Some Ukrainians, especially in the western part of the country, celebrate Christmas on December 25, and on Christmas Eve Russian shelling killed at least 10 people in the recently recaptured Ukrainian city of Kherson.

In Washington, President Biden said it seemed to him that Putin was “trying to find some oxygen” with the ceasefire announcement. “I found it interesting, he was ready to bomb hospitals, day care centers and churches on the 25th and New Years,” Biden said.

Ned Price, the State Department spokesman, called Putin’s ceasefire announcement, which came after Russian attacks on civilian targets, “cynical.” He warned that Russia could use a lull in the fighting “to rest, refit, regroup and ultimately strike again.”

“We have little faith in the intentions behind this announcement,” he told reporters at a daily briefing. “I think we know better than to take everything we see or hear from Russia at face value.”
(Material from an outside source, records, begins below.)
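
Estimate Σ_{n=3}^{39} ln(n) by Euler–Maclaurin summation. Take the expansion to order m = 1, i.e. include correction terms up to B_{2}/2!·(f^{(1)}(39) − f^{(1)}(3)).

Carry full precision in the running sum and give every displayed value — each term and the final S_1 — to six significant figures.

The integral term ∫_3^39 ln(x) dx = 103.583.
Boundary: ½(f(3) + f(39)) = ½(1.09861 + 3.66356) = 2.38109.
Integral + boundary = 105.964.
Order-1 term: 1/12 · (0.0256410 − 0.333333) = -0.0256410.

S_1 ≈ 105.939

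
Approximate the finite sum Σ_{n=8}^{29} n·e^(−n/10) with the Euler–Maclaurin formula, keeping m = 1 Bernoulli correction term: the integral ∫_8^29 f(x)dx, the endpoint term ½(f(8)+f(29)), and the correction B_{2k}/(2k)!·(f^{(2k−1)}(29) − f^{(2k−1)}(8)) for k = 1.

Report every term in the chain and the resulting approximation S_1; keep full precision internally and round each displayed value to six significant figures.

S_1 ≈ 61.9991

∫_8^29 x·e^(−x/10) dx evaluates to 59.4202.
Endpoint term: (f(8) + f(29))/2 = (3.59463 + 1.59567)/2 = 2.59515.
So far: 62.0153.
Correction k=1: B_{2}/2! · (f^{(1)}(29) − f^{(1)}(8)) = 1/12 · (-0.104544 − 0.0898658) = -0.0162008.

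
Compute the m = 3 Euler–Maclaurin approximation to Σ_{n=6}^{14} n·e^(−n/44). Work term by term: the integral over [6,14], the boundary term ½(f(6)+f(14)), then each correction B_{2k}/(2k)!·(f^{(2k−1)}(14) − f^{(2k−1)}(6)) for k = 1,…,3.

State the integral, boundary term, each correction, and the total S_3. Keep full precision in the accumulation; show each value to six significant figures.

S_3 ≈ 70.7393

The integral term ∫_6^14 x·e^(−x/44) dx = 63.0509.
Endpoint term: (f(6) + f(14))/2 = (5.23515 + 10.1846)/2 = 7.70987.
Integral + boundary = 70.7608.
Order-1 term: 1/12 · (0.496003 − 0.753545) = -0.0214618.
Partial sum through k=1: 70.7393.
Order-2 term: −1/720 · (0.00100772 − 0.00129060) = 3.92886e-07.
Partial sum through k=2: 70.7393.
Order-3 term: 1/30240 · (9.08697e-07 − 1.13221e-06) = -7.39142e-12.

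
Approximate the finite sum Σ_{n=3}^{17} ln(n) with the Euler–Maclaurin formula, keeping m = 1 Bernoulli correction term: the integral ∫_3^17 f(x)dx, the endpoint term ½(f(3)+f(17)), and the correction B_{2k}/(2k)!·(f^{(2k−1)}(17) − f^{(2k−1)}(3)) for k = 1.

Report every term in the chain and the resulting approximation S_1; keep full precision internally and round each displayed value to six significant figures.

S_1 ≈ 32.8118

∫_3^17 ln(x) dx evaluates to 30.8688.
Boundary: ½(f(3) + f(17)) = ½(1.09861 + 2.83321) = 1.96591.
So far: 32.8347.
k=1: B_{2}/(2)! × [f^{(1)}(17) − f^{(1)}(3)] = 1/12 × (0.0588235 − 0.333333) = -0.0228758.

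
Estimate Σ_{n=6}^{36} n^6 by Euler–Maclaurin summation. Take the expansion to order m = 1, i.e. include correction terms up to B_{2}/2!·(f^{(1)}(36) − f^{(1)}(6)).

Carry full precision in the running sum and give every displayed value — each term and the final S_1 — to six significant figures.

S_1 ≈ 1.23135e+10

Integral: ∫_6^36 x^6 dx = 1.11948e+10.
½[f(6) + f(36)] = ½[46656.0 + 2.17678e+09] = 1.08841e+09.
Running total after boundary: 1.22833e+10.
Order-1 term: 1/12 · (3.62797e+08 − 46656.0) = 3.02292e+07.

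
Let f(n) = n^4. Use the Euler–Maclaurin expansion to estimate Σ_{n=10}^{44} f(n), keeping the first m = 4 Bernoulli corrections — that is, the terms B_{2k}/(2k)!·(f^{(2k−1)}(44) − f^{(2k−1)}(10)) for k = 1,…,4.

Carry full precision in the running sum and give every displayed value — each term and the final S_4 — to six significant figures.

S_4 ≈ 3.48704e+07

The integral term ∫_10^44 x^4 dx = 3.29632e+07.
Boundary: ½(f(10) + f(44)) = ½(10000.0 + 3.74810e+06) = 1.87905e+06.
Integral + boundary = 3.48423e+07.
Order-1 term: 1/12 · (340736 − 4000.00) = 28061.3.
Partial sum through k=1: 3.48704e+07.
Order-2 term: −1/720 · (1056.00 − 240.000) = -1.13333.
Partial sum through k=2: 3.48704e+07.
Order-3 term: 1/30240 · (0.00000 − 0.00000) = 0.00000.
Partial sum through k=3: 3.48704e+07.
Order-4 term: −1/1209600 · (0.00000 − 0.00000) = 0.00000.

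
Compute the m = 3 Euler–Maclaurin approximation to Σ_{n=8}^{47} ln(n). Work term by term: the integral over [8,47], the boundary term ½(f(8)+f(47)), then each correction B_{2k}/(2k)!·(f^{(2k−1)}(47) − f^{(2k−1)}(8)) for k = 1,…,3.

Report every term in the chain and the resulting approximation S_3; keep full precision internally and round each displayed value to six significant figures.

S_3 ≈ 128.278

∫_8^47 ln(x) dx evaluates to 125.321.
Boundary: ½(f(8) + f(47)) = ½(2.07944 + 3.85015) = 2.96479.
Running total after boundary: 128.286.
Order-1 term: 1/12 · (0.0212766 − 0.125000) = -0.00864362.
After k=1: 128.278.
Order-2 term: −1/720 · (1.92636e-05 − 0.00390625) = 5.39859e-06.
After k=2: 128.278.
Order-3 term: 1/30240 · (1.04646e-07 − 0.000732422) = -2.42168e-08.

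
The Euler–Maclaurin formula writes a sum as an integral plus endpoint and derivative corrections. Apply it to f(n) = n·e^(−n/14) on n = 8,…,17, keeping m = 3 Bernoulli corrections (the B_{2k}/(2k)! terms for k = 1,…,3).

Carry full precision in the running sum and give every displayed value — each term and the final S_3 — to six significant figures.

S_3 ≈ 49.8263

Integral: ∫_8^17 x·e^(−x/14) dx = 45.0690.
½[f(8) + f(17)] = ½[4.51774 + 5.04767] = 4.78271.
Running total after boundary: 49.8517.
Correction k=1: B_{2}/2! · (f^{(1)}(17) − f^{(1)}(8)) = 1/12 · (-0.0636261 − 0.242022) = -0.0254707.
Running total after k=1: 49.8263.
Correction k=2: B_{4}/4! · (f^{(3)}(17) − f^{(3)}(8)) = −1/720 · (0.00270519 − 0.00699724) = 5.96117e-06.
Running total after k=2: 49.8263.
Correction k=3: B_{6}/6! · (f^{(5)}(17) − f^{(5)}(8)) = 1/30240 · (2.92603e-05 − 6.51003e-05) = -1.18519e-09.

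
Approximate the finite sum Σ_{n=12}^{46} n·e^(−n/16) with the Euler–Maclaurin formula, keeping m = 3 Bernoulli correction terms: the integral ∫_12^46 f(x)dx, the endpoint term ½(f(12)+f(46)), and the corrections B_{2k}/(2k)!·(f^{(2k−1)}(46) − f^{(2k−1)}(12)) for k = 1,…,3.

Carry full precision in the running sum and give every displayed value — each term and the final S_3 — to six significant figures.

S_3 ≈ 159.769

The integral term ∫_12^46 x·e^(−x/16) dx = 155.655.
Endpoint term: (f(12) + f(46))/2 = (5.66840 + 2.59514)/2 = 4.13177.
Integral + boundary = 159.787.
k=1: B_{2}/(2)! × [f^{(1)}(46) − f^{(1)}(12)] = 1/12 × (-0.105780 − 0.118092) = -0.0186560.
Running total after k=1: 159.769.
k=2: B_{4}/(4)! × [f^{(3)}(46) − f^{(3)}(12)] = −1/720 × (2.75469e-05 − 0.00415166) = 5.72793e-06.
Running total after k=2: 159.769.
k=3: B_{6}/(6)! × [f^{(5)}(46) − f^{(5)}(12)] = 1/30240 × (1.82929e-06 − 3.06329e-05) = -9.52500e-10.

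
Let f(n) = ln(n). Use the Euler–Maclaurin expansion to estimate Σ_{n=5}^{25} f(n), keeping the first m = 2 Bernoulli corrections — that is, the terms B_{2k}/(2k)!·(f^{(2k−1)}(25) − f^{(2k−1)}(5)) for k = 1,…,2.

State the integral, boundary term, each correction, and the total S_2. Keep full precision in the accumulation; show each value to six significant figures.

S_2 ≈ 54.8256

The integral term ∫_5^25 ln(x) dx = 52.4247.
Endpoint term: (f(5) + f(25))/2 = (1.60944 + 3.21888)/2 = 2.41416.
So far: 54.8389.
Order-1 term: 1/12 · (0.0400000 − 0.200000) = -0.0133333.
Running total after k=1: 54.8255.
Order-2 term: −1/720 · (0.000128000 − 0.0160000) = 2.20444e-05.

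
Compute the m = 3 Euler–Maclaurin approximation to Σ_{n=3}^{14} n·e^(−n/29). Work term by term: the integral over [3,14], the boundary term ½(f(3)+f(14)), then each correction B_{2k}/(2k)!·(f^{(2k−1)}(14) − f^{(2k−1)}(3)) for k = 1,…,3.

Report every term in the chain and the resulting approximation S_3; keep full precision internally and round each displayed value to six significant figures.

S_3 ≈ 72.9328

The integral term ∫_3^14 x·e^(−x/29) dx = 67.3014.
½[f(3) + f(14)] = ½[2.70517 + 8.63910] = 5.67214.
Integral + boundary = 72.9736.
k=1: B_{2}/(2)! × [f^{(1)}(14) − f^{(1)}(3)] = 1/12 × (0.319179 − 0.808441) = -0.0407719.
Partial sum through k=1: 72.9328.
k=2: B_{4}/(4)! × [f^{(3)}(14) − f^{(3)}(3)] = −1/720 × (0.00184701 − 0.00310569) = 1.74817e-06.
Partial sum through k=2: 72.9328.
k=3: B_{6}/(6)! × [f^{(5)}(14) − f^{(5)}(3)] = 1/30240 × (3.94114e-06 − 6.24268e-06) = -7.61092e-11.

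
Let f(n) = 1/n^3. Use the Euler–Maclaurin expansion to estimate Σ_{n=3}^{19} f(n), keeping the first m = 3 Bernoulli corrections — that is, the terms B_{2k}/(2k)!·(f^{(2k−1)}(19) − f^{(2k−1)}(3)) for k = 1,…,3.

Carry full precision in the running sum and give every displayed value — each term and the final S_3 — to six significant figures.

∫_3^19 1/x^3 dx evaluates to 0.0541705.
½[f(3) + f(19)] = ½[0.0370370 + 0.000145794] = 0.0185914.
Integral + boundary = 0.0727619.
Correction k=1: B_{2}/2! · (f^{(1)}(19) − f^{(1)}(3)) = 1/12 · (-2.30201e-05 − (-0.0370370)) = 0.00308450.
Running total after k=1: 0.0758464.
Correction k=2: B_{4}/4! · (f^{(3)}(19) − f^{(3)}(3)) = −1/720 · (-1.27535e-06 − (-0.0823045)) = -0.000114310.
Running total after k=2: 0.0757321.
Correction k=3: B_{6}/6! · (f^{(5)}(19) − f^{(5)}(3)) = 1/30240 · (-1.48379e-07 − (-0.384088)) = 1.27013e-05.

S_3 ≈ 0.0757448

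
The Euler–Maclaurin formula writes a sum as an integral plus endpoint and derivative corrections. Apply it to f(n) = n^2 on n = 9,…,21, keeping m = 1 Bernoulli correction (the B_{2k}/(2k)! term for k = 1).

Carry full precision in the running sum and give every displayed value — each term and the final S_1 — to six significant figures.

Integral: ∫_9^21 x^2 dx = 2844.00.
Endpoint term: (f(9) + f(21))/2 = (81.0000 + 441.000)/2 = 261.000.
So far: 3105.00.
Order-1 term: 1/12 · (42.0000 − 18.0000) = 2.00000.

S_1 ≈ 3107.00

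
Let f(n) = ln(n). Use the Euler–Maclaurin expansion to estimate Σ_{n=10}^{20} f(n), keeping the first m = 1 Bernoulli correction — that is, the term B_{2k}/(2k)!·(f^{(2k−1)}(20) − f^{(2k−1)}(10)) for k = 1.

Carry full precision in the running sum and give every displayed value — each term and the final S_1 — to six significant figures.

S_1 ≈ 29.5338

The integral term ∫_10^20 ln(x) dx = 26.8888.
Boundary: ½(f(10) + f(20)) = ½(2.30259 + 2.99573) = 2.64916.
Integral + boundary = 29.5380.
k=1: B_{2}/(2)! × [f^{(1)}(20) − f^{(1)}(10)] = 1/12 × (0.0500000 − 0.100000) = -0.00416667.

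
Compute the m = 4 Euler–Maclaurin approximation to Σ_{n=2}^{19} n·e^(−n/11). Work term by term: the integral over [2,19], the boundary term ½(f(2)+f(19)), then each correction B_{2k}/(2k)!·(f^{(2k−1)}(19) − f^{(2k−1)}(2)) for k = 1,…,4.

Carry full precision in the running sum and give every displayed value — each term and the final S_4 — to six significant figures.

The integral term ∫_2^19 x·e^(−x/11) dx = 60.5630.
Endpoint term: (f(2) + f(19))/2 = (1.66751 + 3.37760)/2 = 2.52255.
Running total after boundary: 63.0856.
Correction k=1: B_{2}/2! · (f^{(1)}(19) − f^{(1)}(2)) = 1/12 · (-0.129286 − 0.682161) = -0.0676206.
Partial sum through k=1: 63.0180.
Correction k=2: B_{4}/4! · (f^{(3)}(19) − f^{(3)}(2)) = −1/720 · (0.00186984 − 0.0194187) = 2.43735e-05.
Partial sum through k=2: 63.0180.
Correction k=3: B_{6}/6! · (f^{(5)}(19) − f^{(5)}(2)) = 1/30240 · (3.97369e-05 − 0.000274378) = -7.75931e-09.
Partial sum through k=3: 63.0180.
Correction k=4: B_{8}/8! · (f^{(7)}(19) − f^{(7)}(2)) = −1/1209600 · (5.29096e-07 − 3.20885e-06) = 2.21541e-12.

S_4 ≈ 63.0180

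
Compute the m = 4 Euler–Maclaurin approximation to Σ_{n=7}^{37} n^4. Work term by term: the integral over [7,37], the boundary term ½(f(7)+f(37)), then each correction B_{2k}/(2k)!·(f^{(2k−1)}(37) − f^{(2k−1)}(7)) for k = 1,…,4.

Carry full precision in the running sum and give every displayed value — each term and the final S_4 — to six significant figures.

The integral term ∫_7^37 x^4 dx = 1.38654e+07.
Endpoint term: (f(7) + f(37))/2 = (2401.00 + 1.87416e+06)/2 = 938281.
Integral + boundary = 1.48037e+07.
k=1: B_{2}/(2)! × [f^{(1)}(37) − f^{(1)}(7)] = 1/12 × (202612 − 1372.00) = 16770.0.
Running total after k=1: 1.48205e+07.
k=2: B_{4}/(4)! × [f^{(3)}(37) − f^{(3)}(7)] = −1/720 × (888.000 − 168.000) = -1.00000.
Running total after k=2: 1.48205e+07.
k=3: B_{6}/(6)! × [f^{(5)}(37) − f^{(5)}(7)] = 1/30240 × (0.00000 − 0.00000) = 0.00000.
Running total after k=3: 1.48205e+07.
k=4: B_{8}/(8)! × [f^{(7)}(37) − f^{(7)}(7)] = −1/1209600 × (0.00000 − 0.00000) = 0.00000.

S_4 ≈ 1.48205e+07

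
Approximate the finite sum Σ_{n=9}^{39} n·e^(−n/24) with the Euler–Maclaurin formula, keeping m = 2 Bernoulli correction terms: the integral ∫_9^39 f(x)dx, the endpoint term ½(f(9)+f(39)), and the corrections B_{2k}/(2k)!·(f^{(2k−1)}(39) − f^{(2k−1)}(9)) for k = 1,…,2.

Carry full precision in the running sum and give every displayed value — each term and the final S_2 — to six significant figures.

S_2 ≈ 253.489

The integral term ∫_9^39 x·e^(−x/24) dx = 246.603.
Endpoint term: (f(9) + f(39))/2 = (6.18560 + 7.67956)/2 = 6.93258.
Integral + boundary = 253.535.
Correction k=1: B_{2}/2! · (f^{(1)}(39) − f^{(1)}(9)) = 1/12 · (-0.123070 − 0.429556) = -0.0460521.
Running total after k=1: 253.489.
Correction k=2: B_{4}/4! · (f^{(3)}(39) − f^{(3)}(9)) = −1/720 · (0.000470058 − 0.00313218) = 3.69739e-06.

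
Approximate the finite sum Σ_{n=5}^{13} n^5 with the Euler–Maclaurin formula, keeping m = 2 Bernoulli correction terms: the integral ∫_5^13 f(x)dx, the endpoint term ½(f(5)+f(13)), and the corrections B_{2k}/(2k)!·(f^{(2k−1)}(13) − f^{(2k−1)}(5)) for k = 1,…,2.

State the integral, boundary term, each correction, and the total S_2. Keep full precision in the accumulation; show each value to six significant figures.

The integral term ∫_5^13 x^5 dx = 801864.
Endpoint term: (f(5) + f(13))/2 = (3125.00 + 371293)/2 = 187209.
Integral + boundary = 989073.
Correction k=1: B_{2}/2! · (f^{(1)}(13) − f^{(1)}(5)) = 1/12 · (142805 − 3125.00) = 11640.0.
Running total after k=1: 1.00071e+06.
Correction k=2: B_{4}/4! · (f^{(3)}(13) − f^{(3)}(5)) = −1/720 · (10140.0 − 1500.00) = -12.0000.

S_2 ≈ 1.00070e+06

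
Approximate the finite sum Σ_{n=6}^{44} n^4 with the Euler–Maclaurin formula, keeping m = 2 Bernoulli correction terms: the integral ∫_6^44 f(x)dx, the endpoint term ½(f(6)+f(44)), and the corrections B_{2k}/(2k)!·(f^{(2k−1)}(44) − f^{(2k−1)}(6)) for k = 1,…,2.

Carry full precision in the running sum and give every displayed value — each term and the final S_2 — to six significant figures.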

Stephane Dujarric, spokesman for UN Secretary-General António Guterres, said a temporary truce for the Orthodox holiday would not replace a “just peace in accordance with the UN charter and international law.”

German Foreign Minister Annalena Baerbock said a ceasefire does little to help Ukrainians living in fear under Russian occupation. “If Putin wanted peace, he would take his soldiers home and the war would end,” she wrote. On twitter. “But he evidently wants to continue the war after a short break.”

Putin’s announcement came just hours after the leader of the Russian Orthodox Church, Patriarch Kirill I, called for a ceasefire to allow Orthodox Christians on the front line to attend services.

It also followed Putin’s conversation with President Recep Tayyip Erdogan of Turkey, who has positioned himself as a mediator in the conflict and on Thursday called for a ceasefire.

megan special Y anushka patil contributed reporting.